Purnamanews.com|Tanjungpinang Fakta baru terungkap dalam kasus bangunan di Jalan WR Supratman Km 8, Tanjungpinang. Bangunan yang baru disegel dan diberi garis kuning oleh Satpol PP tersebut diketahui merupakan bangunan milik yayasan.

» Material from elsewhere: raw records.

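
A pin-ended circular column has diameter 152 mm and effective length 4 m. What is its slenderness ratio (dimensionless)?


Radius of gyration r = d / 4 = 152 / 4 = 38.0 mm
L_eff = 4000.0 mm
Slenderness ratio = L / r = 4000.0 / 38.0 = 105.26 (dimensionless)

105.26 (dimensionless)


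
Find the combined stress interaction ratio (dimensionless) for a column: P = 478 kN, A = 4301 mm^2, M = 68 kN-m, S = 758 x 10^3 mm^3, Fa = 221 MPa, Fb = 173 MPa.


f_a = P / A = 478000.0 / 4301 = 111.1369 MPa
f_b = M / S = 68000000.0 / 758000.0 = 89.7098 MPa
Ratio = f_a / Fa + f_b / Fb
= 111.1369 / 221 + 89.7098 / 173
= 1.0214 (dimensionless)

1.0214 (dimensionless)


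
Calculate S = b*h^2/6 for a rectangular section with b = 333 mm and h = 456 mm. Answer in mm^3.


S = b * h^2 / 6
= 333 * 456^2 / 6
= 333 * 207936 / 6
= 11540448.0 mm^3

11540448.0 mm^3


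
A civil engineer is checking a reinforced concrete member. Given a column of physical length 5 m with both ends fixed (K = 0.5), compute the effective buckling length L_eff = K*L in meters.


L_eff = K * L
= 0.5 * 5
= 2.5 m

2.5 m


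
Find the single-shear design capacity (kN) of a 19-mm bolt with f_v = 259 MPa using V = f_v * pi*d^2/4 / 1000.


A = pi * d^2 / 4 = pi * 19^2 / 4 = 283.5287 mm^2
V = f_v * A / 1000 = 259 * 283.5287 / 1000
= 73.4339 kN

73.4339 kN


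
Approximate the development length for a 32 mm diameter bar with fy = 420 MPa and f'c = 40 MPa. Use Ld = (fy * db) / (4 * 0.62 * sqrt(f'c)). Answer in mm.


Ld = (fy * db) / (4 * 0.62 * sqrt(f'c))
= (420 * 32) / (4 * 0.62 * sqrt(40))
= 13440 / 15.6849
= 856.88 mm

856.88 mm


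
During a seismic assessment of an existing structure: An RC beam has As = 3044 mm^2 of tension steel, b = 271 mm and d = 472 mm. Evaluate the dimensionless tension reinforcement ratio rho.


rho = As / (b * d)
= 3044 / (271 * 472)
= 3044 / 127912
= 0.023798 (dimensionless)

0.023798 (dimensionless)


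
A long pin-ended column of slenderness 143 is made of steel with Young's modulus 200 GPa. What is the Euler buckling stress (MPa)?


sigma_cr = pi^2 * E / lambda^2
= 9.8696 * 200000.0 / 143^2
= 9.8696 * 200000.0 / 20449
= 96.529 MPa

96.529 MPa


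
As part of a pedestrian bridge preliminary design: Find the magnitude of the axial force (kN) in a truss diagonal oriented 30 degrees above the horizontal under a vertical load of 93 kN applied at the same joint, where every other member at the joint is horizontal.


At the joint, only the diagonal has a vertical component, so vertical equilibrium gives:
F * sin(30) = 93
F = 93 / sin(30)
= 93 / 0.5
= 186.0 kN

186.0 kN


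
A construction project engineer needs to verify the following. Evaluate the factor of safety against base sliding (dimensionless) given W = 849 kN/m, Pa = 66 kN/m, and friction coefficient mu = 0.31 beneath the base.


Resisting force = mu * W = 0.31 * 849 = 263.19 kN/m
FOS = Resisting / Driving = 263.19 / 66
= 3.9877 (dimensionless)

3.9877 (dimensionless)


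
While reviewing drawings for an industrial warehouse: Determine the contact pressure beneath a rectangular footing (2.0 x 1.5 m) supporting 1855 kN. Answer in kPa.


A = 2.0 * 1.5 = 3.0 m^2
q = P / A = 1855 / 3.0
= 618.3333 kPa

618.3333 kPa


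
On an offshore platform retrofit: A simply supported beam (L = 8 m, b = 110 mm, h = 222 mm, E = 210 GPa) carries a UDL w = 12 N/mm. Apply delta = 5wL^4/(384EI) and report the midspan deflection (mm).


I = 110 * 222^3 / 12 = 100292940.0 mm^4
L = 8000.0 mm, w = 12 N/mm, E = 210000.0 MPa
delta = 5 * w * L^4 / (384 * E * I)
= 5 * 12 * 8000.0^4 / (384 * 210000.0 * 100292940.0)
= 30.3872 mm

30.3872 mm


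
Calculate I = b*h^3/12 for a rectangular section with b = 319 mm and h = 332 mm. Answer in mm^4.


I = b * h^3 / 12
= 319 * 332^3 / 12
= 319 * 36594368 / 12
= 972800282.67 mm^4

972800282.67 mm^4


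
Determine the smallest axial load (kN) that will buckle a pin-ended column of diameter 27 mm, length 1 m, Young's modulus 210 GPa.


I = pi * d^4 / 64 = 26087.05 mm^4
L = 1000.0 mm
P_cr = pi^2 * E * I / L^2
= 9.8696 * 210000.0 * 26087.05 / 1000.0^2
= 54068.46 N = 54.0685 kN

54.0685 kN


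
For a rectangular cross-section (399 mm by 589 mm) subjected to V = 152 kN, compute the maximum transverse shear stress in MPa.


A = b * h = 399 * 589 = 235011 mm^2
V = 152 kN = 152000.0 N
tau_max = 1.5 * V / A = 1.5 * 152000.0 / 235011
= 0.9702 MPa

0.9702 MPa


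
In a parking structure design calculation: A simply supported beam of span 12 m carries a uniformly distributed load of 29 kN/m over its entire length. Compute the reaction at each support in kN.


Total load = w * L = 29 * 12 = 348 kN
By symmetry, each reaction R = total / 2 = 348 / 2 = 174.0 kN

174.0 kN


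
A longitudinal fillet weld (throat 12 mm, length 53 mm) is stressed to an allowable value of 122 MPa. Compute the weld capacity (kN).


Strength = throat * length * allowable stress
= 12 * 53 * 122 N
= 77592 N
= 77.59 kN

77.59 kN


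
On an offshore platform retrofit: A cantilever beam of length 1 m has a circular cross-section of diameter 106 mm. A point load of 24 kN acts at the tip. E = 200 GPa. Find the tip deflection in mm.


I = pi * d^4 / 64 = pi * 106^4 / 64 = 6197169.29 mm^4
L = 1000.0 mm, P = 24000.0 N, E = 200000.0 MPa
delta = P * L^3 / (3 * E * I)
= 24000.0 * 1000.0^3 / (3 * 200000.0 * 6197169.29)
= 6.4546 mm

6.4546 mm


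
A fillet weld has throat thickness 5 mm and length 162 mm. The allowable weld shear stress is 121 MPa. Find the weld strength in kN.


Strength = throat * length * allowable stress
= 5 * 162 * 121 N
= 98010 N
= 98.01 kN

98.01 kN


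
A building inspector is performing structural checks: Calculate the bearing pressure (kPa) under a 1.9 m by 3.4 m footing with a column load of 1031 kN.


A = 1.9 * 3.4 = 6.46 m^2
q = P / A = 1031 / 6.46
= 159.5975 kPa

159.5975 kPa


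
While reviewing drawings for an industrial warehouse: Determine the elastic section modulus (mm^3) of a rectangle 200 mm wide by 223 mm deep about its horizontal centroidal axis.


S = b * h^2 / 6
= 200 * 223^2 / 6
= 200 * 49729 / 6
= 1657633.33 mm^3

1657633.33 mm^3


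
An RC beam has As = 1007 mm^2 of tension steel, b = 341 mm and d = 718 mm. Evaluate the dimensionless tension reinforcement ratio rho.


rho = As / (b * d)
= 1007 / (341 * 718)
= 1007 / 244838
= 0.004113 (dimensionless)

0.004113 (dimensionless)


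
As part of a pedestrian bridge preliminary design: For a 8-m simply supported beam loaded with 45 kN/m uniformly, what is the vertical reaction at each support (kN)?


Total load = w * L = 45 * 8 = 360 kN
By symmetry, each reaction R = total / 2 = 360 / 2 = 180.0 kN

180.0 kN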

Senin, 05 Januari 2026.
Ironisnya, status sebagai yayasan-yang semestinya menjunjung kepatuhan hukum-tidak serta-merta membuat proses perizinan di penuhi sejak awal.
Keanehan muncul karena bangunan dibiarkan berdiri terlebih dahulu, baru kemudian dilakukan penyegelan.
Padahal, ketentuan perundang-undangan mewajibkan PBG dimiliki sebelum kegiatan pembangunan dimulai, tanpa pengecualian atas nama sosial, pendidikan, maupun keagamaan.
Fakta bahwa bangunan yayasan ini luput dari penindakan di tahap awal justru memunculkan pertanyaan publik: apakah ada perlakuan khusus di balik status yayasan ?
Pemasangan garis kuning setelah bangunan berdiri memperkuat kesan bahwa pengawasan berjalan setengah hati. Jika aturan bisa ditawar dengan label yayasan, maka prinsip kesetaraan di hadapan hukum patut dipertanyakan.
Lebih jauh, kondisi ini berpotensi menciptakan preseden buruk, di mana badan hukum berbasis sosial justru dijadikan tameng untuk mengabaikan kewajiban perizinan.
Kini publik menunggu langkah lanjutan pemerintah daerah: apakah penegakan hukum akan dilakukan tegas tanpa pandang bulu, atau status yayasan kembali menjadi alasan untuk melunakkan sanksi.
Sebab, hukum yang hanya tegas setelah bangunan berdiri lebih mirip pembenaran, bukan penindakan.
Berdasarkan pantauan purnamanews.com, proses penyegelan dimulai dari 3 hari yang lalu.